A proposta apresentada é mais ampla do que a lei atual que regulamenta o auxílio emergencial. Além de tratar as pessoas mais pobres que perderam as condições de se sustentar, o projeto trata também do trabalhador da cultura e do agricultor familiar, além de criar programas específicos voltados a estruturação rural e a geração de renda.

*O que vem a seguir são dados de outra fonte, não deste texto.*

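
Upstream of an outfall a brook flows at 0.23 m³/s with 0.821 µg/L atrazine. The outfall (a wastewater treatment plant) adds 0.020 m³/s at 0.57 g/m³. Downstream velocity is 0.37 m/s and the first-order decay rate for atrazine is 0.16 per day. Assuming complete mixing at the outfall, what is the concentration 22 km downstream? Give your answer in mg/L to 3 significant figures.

0.821 µg/L = 0.000821 mg/L.
After complete mixing, C₀ = (0.02·0.57 + 0.23·0.000821) / 0.25 = 0.04636 mg/L.
Travel time t = 2.2e+04 m / 0.37 m/s = 5.946e+04 s = 0.6882 d.
C = 0.04636·exp(−0.16·0.6882) = 0.04636·0.8957 = 0.04152 mg/L.

0.0415 mg/L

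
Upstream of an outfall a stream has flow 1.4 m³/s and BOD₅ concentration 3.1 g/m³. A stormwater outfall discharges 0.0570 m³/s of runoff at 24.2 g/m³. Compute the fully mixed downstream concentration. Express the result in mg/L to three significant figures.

By mass balance at complete mixing, C = (0.057·24.2 + 1.4·3.1) / (0.057 + 1.4) = 5.719/1.457 = 3.925 mg/L.

3.93 mg/L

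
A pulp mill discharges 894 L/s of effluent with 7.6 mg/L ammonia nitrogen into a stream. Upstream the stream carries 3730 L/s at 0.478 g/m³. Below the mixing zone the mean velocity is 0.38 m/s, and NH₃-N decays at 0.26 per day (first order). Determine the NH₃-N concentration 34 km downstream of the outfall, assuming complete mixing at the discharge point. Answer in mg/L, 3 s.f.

1.42 mg/L

894 L/s = 0.894 m³/s.
3730 L/s = 3.73 m³/s.
After complete mixing, C₀ = (0.894·7.6 + 3.73·0.478) / 4.624 = 1.855 mg/L.
Travel time t = 3.4e+04 m / 0.38 m/s = 8.947e+04 s = 1.036 d.
C = 1.855·exp(−0.26·1.036) = 1.855·0.764 = 1.417 mg/L.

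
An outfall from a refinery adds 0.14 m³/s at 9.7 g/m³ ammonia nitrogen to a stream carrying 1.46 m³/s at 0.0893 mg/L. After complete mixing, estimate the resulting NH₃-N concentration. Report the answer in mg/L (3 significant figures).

0.930 mg/L

Conservation of mass across the mixing zone: C = (0.14·9.7 + 1.46·0.0893) / (0.14 + 1.46) = 1.488/1.6 = 0.9302 mg/L.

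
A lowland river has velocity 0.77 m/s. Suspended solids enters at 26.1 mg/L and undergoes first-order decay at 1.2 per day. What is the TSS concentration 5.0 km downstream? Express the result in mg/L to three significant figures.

23.8 mg/L

Travel time t = 5.0 km / 0.77 m/s = 5000/0.77 = 6494 s = 0.07516 d.
First-order decay: C = 26.1·exp(−1.2·0.07516) = 26.1·0.9138 = 23.85 mg/L.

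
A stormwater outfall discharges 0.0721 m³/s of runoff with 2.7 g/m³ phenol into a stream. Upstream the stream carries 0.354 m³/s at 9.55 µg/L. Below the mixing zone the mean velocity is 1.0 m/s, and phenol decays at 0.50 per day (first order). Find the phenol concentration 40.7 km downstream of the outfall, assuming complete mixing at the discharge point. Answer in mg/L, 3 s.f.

0.367 mg/L

9.55 µg/L = 0.00955 mg/L.
After complete mixing, C₀ = (0.0721·2.7 + 0.354·0.00955) / 0.4261 = 0.4648 mg/L.
Travel time t = 4.07e+04 m / 1.0 m/s = 4.07e+04 s = 0.4711 d.
C = 0.4648·exp(−0.50·0.4711) = 0.4648·0.7902 = 0.3673 mg/L.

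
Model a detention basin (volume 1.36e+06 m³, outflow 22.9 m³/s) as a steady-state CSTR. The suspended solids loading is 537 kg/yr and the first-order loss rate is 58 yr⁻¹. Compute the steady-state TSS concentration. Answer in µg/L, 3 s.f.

0.670 µg/L

Outflow Q = 22.9 m³/s × 3.156e+07 s/yr = 7.227e+08 m³/yr.
Steady-state CSTR mass balance: W = Q·C + k·V·C, so C = W/(Q + kV).
Q + kV = 7.227e+08 + 58·1.36e+06 = 8.015e+08 m³/yr.
C = 537/8.015e+08 = 6.7e-07 kg/m³ = 0.00067 mg/L = 0.67 µg/L.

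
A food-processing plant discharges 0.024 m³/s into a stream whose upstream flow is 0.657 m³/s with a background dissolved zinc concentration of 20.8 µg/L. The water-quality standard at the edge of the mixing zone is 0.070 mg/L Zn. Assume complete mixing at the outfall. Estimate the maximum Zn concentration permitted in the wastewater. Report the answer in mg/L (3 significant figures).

20.8 µg/L = 0.0208 mg/L.
Mass balance: 0.07·0.681 = 0.024·Cₑ + 0.657·0.0208.
Cₑ = (0.04767 − 0.01367) / 0.024 = 1.417 mg/L.

1.42 mg/L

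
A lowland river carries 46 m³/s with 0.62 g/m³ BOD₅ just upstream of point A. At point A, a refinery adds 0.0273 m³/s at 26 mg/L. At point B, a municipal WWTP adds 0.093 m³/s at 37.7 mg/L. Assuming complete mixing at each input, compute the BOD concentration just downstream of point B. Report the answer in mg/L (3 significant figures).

0.710 mg/L

After input A: C = (46·0.62 + 0.0273·26) / 46.03 = 0.6351 mg/L.
After input B: C = (46.03·0.6351 + 0.093·37.7) / 46.12 = 0.7098 mg/L.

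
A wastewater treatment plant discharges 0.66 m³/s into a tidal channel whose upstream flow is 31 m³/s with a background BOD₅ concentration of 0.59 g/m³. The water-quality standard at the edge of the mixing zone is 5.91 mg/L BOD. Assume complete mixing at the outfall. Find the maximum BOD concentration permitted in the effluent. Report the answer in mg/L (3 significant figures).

256 mg/L

Mass balance: 5.91·31.66 = 0.66·Cₑ + 31·0.59.
Cₑ = (187.1 − 18.29) / 0.66 = 255.8 mg/L.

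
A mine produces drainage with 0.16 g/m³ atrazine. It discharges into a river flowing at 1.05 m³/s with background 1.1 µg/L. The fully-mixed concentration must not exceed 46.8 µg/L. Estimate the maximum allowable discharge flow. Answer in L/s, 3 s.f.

1.1 µg/L = 0.0011 mg/L.
46.8 µg/L = 0.0468 mg/L.
Mass balance at complete mixing: C_std·(Q_w + Q_r) = Q_w·C_e + Q_r·C_b.
Rearranging, Q_w = Q_r·(C_std − C_b)/(C_e − C_std) = 1.05·(0.0468 − 0.0011) / (0.16 − 0.0468) = 0.4239 m³/s.
= 423.9 L/s.

424 L/s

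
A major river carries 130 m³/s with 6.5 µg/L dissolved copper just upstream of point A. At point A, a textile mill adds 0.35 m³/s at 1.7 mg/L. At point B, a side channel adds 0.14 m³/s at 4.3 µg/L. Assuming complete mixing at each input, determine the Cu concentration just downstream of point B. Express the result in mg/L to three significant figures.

6.5 µg/L = 0.0065 mg/L.
After input A: C = (130·0.0065 + 0.35·1.7) / 130.3 = 0.01105 mg/L.
4.3 µg/L = 0.0043 mg/L.
After input B: C = (130.3·0.01105 + 0.14·0.0043) / 130.5 = 0.01104 mg/L.

0.0110 mg/L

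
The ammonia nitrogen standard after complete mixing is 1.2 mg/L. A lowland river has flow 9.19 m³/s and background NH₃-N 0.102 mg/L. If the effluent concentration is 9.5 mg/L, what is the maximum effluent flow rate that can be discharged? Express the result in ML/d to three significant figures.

Mass balance at complete mixing: C_std·(Q_w + Q_r) = Q_w·C_e + Q_r·C_b.
Rearranging, Q_w = Q_r·(C_std − C_b)/(C_e − C_std) = 9.19·(1.2 − 0.102) / (9.5 − 1.2) = 1.216 m³/s.
= 105 ML/d.

105 ML/d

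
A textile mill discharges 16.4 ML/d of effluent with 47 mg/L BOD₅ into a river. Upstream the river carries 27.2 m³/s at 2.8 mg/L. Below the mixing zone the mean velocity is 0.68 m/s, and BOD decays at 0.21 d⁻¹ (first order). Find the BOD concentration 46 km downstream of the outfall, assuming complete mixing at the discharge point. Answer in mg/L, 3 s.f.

2.64 mg/L

16.4 ML/d = 0.1898 m³/s.
After complete mixing, C₀ = (0.1898·47 + 27.2·2.8) / 27.39 = 3.106 mg/L.
Travel time t = 4.6e+04 m / 0.68 m/s = 6.765e+04 s = 0.783 d.
C = 3.106·exp(−0.21·0.783) = 3.106·0.8484 = 2.635 mg/L.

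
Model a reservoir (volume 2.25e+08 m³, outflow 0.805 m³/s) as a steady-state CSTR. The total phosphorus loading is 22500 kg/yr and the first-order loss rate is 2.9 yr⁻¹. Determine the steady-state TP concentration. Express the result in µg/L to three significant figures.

Outflow Q = 0.805 m³/s × 3.156e+07 s/yr = 2.54e+07 m³/yr.
Steady-state CSTR mass balance: W = Q·C + k·V·C, so C = W/(Q + kV).
Q + kV = 2.54e+07 + 2.9·2.25e+08 = 6.779e+08 m³/yr.
C = 22500/6.779e+08 = 3.319e-05 kg/m³ = 0.03319 mg/L = 33.19 µg/L.

33.2 µg/L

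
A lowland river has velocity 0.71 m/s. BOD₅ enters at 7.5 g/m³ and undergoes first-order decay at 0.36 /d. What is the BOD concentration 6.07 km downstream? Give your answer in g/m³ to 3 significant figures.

7.24 g/m³

Travel time t = 6.07 km / 0.71 m/s = 6070/0.71 = 8549 s = 0.09895 d.
First-order decay: C = 7.5·exp(−0.36·0.09895) = 7.5·0.965 = 7.238 g/m³.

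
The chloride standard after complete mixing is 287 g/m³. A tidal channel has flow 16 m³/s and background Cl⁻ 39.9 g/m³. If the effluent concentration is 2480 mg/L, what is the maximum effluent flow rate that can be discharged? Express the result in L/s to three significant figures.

Mass balance at complete mixing: C_std·(Q_w + Q_r) = Q_w·C_e + Q_r·C_b.
Rearranging, Q_w = Q_r·(C_std − C_b)/(C_e − C_std) = 16·(287 − 39.9) / (2480 − 287) = 1.803 m³/s.
= 1803 L/s.

1800 L/s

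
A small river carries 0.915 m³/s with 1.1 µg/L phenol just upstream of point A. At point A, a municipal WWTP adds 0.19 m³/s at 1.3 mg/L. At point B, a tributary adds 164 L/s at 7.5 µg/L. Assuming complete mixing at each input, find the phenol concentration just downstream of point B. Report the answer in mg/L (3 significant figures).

0.196 mg/L

1.1 µg/L = 0.0011 mg/L.
After input A: C = (0.915·0.0011 + 0.19·1.3) / 1.105 = 0.2244 mg/L.
164 L/s = 0.164 m³/s.
7.5 µg/L = 0.0075 mg/L.
After input B: C = (1.105·0.2244 + 0.164·0.0075) / 1.269 = 0.1964 mg/L.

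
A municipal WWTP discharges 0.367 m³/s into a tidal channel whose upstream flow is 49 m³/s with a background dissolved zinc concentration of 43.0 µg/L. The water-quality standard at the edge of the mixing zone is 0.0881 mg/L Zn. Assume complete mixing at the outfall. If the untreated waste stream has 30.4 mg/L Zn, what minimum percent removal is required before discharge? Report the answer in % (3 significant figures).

79.9 %

43.0 µg/L = 0.043 mg/L.
Mass balance: 0.0881·49.37 = 0.367·Cₑ + 49·0.043.
Cₑ = (4.349 − 2.107) / 0.367 = 6.11 mg/L.
Required removal = 1 − 6.11/30.4 = 79.9 %.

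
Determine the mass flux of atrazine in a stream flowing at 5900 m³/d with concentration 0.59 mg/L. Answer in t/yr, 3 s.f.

5900 m³/d = 0.06829 m³/s.
Mass flux = Q·C = 0.06829 m³/s × 0.59 g/m³ = 0.04029 g/s.
= 0.04029 g/s × 31.56 = 1.271 t/yr.

1.27 t/yr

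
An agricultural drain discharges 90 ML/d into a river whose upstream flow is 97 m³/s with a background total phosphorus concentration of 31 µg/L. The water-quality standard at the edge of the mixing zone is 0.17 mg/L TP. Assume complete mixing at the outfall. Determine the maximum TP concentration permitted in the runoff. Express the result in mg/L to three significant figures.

13.1 mg/L

90 ML/d = 1.042 m³/s.
31 µg/L = 0.031 mg/L.
Mass balance: 0.17·98.04 = 1.042·Cₑ + 97·0.031.
Cₑ = (16.67 − 3.007) / 1.042 = 13.11 mg/L.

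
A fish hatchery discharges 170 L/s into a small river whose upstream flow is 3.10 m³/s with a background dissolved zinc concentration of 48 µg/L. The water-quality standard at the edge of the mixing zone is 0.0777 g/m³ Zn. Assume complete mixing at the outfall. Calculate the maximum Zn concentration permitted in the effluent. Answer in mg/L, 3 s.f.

0.619 mg/L

170 L/s = 0.17 m³/s.
48 µg/L = 0.048 mg/L.
Mass balance: 0.0777·3.27 = 0.17·Cₑ + 3.1·0.048.
Cₑ = (0.2541 − 0.1488) / 0.17 = 0.6193 mg/L.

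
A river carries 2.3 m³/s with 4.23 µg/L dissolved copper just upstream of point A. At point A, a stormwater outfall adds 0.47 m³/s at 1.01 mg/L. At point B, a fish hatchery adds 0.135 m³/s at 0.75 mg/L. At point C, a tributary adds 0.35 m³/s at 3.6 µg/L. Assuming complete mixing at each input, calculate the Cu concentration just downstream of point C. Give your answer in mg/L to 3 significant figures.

0.180 mg/L

4.23 µg/L = 0.00423 mg/L.
After input A: C = (2.3·0.00423 + 0.47·1.01) / 2.77 = 0.1749 mg/L.
After input B: C = (2.77·0.1749 + 0.135·0.75) / 2.905 = 0.2016 mg/L.
3.6 µg/L = 0.0036 mg/L.
After input C: C = (2.905·0.2016 + 0.35·0.0036) / 3.255 = 0.1803 mg/L.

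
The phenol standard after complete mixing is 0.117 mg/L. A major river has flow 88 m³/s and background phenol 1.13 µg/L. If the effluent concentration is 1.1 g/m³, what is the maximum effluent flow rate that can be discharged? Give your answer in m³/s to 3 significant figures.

10.4 m³/s

1.13 µg/L = 0.00113 mg/L.
Mass balance at complete mixing: C_std·(Q_w + Q_r) = Q_w·C_e + Q_r·C_b.
Rearranging, Q_w = Q_r·(C_std − C_b)/(C_e − C_std) = 88·(0.117 − 0.00113) / (1.1 − 0.117) = 10.37 m³/s.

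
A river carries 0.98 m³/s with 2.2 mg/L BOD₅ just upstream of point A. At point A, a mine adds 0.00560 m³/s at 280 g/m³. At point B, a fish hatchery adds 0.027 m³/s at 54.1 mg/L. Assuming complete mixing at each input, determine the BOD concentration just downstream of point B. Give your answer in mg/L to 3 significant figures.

5.12 mg/L

After input A: C = (0.98·2.2 + 0.0056·280) / 0.9856 = 3.778 mg/L.
After input B: C = (0.9856·3.778 + 0.027·54.1) / 1.013 = 5.12 mg/L.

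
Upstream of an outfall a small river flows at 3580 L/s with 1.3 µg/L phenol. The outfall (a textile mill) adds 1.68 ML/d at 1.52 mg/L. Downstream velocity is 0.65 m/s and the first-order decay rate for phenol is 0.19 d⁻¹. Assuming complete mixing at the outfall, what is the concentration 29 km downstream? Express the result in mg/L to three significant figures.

1.68 ML/d = 0.01944 m³/s.
3580 L/s = 3.58 m³/s.
1.3 µg/L = 0.0013 mg/L.
After complete mixing, C₀ = (0.01944·1.52 + 3.58·0.0013) / 3.599 = 0.009504 mg/L.
Travel time t = 2.9e+04 m / 0.65 m/s = 4.462e+04 s = 0.5164 d.
C = 0.009504·exp(−0.19·0.5164) = 0.009504·0.9065 = 0.008616 mg/L.

0.00862 mg/L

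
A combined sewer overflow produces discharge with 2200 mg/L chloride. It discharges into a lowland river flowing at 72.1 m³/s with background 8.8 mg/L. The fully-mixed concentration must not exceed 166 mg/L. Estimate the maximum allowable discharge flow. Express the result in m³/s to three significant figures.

Mass balance at complete mixing: C_std·(Q_w + Q_r) = Q_w·C_e + Q_r·C_b.
Rearranging, Q_w = Q_r·(C_std − C_b)/(C_e − C_std) = 72.1·(166 − 8.8) / (2200 − 166) = 5.572 m³/s.

5.57 m³/s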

“Buscamos aglutinar o que já houve de consenso entre governo e Parlamento para viabilizar a aprovação rápida do projeto para que não se perca nem um dia no atendimento das demandas da população”, destacou Rogério Carvalho.

Na sessão da Câmara de quinta (10), o deputado federal João Daniel (PT-SE) defendeu um grande plano de auxílio para as famílias até que a pandemia seja debelada. “O orçamento mais importante que podemos aprovar no Congresso é o cuidado com as pessoas, é o cuidado com a vida. São mais de 14 milhões de desempregados. São milhões de homens, mulheres e jovens perdendo a esperança”, ressaltou. Segundo o parlamentar, há um grande programa, até hoje não implantado, de crédito para pequenas e médias empresas.

“Eu espero que, na sessão do Congresso Nacional da próxima semana, possamos derrubar os vetos para que o PL 735 garanta, entre várias alternativas apresentadas e aprovadas na Câmara e no Senado, um grande programa emergencial de crédito para a produção de alimentos, para as áreas da reforma agrária e da agricultura familiar, para a renegociação das dívidas dos pequenos e médios e da agricultura familiar”, afirmou João Daniel, que coordena o Núcleo Agrário da Bancada do PT na Câmara.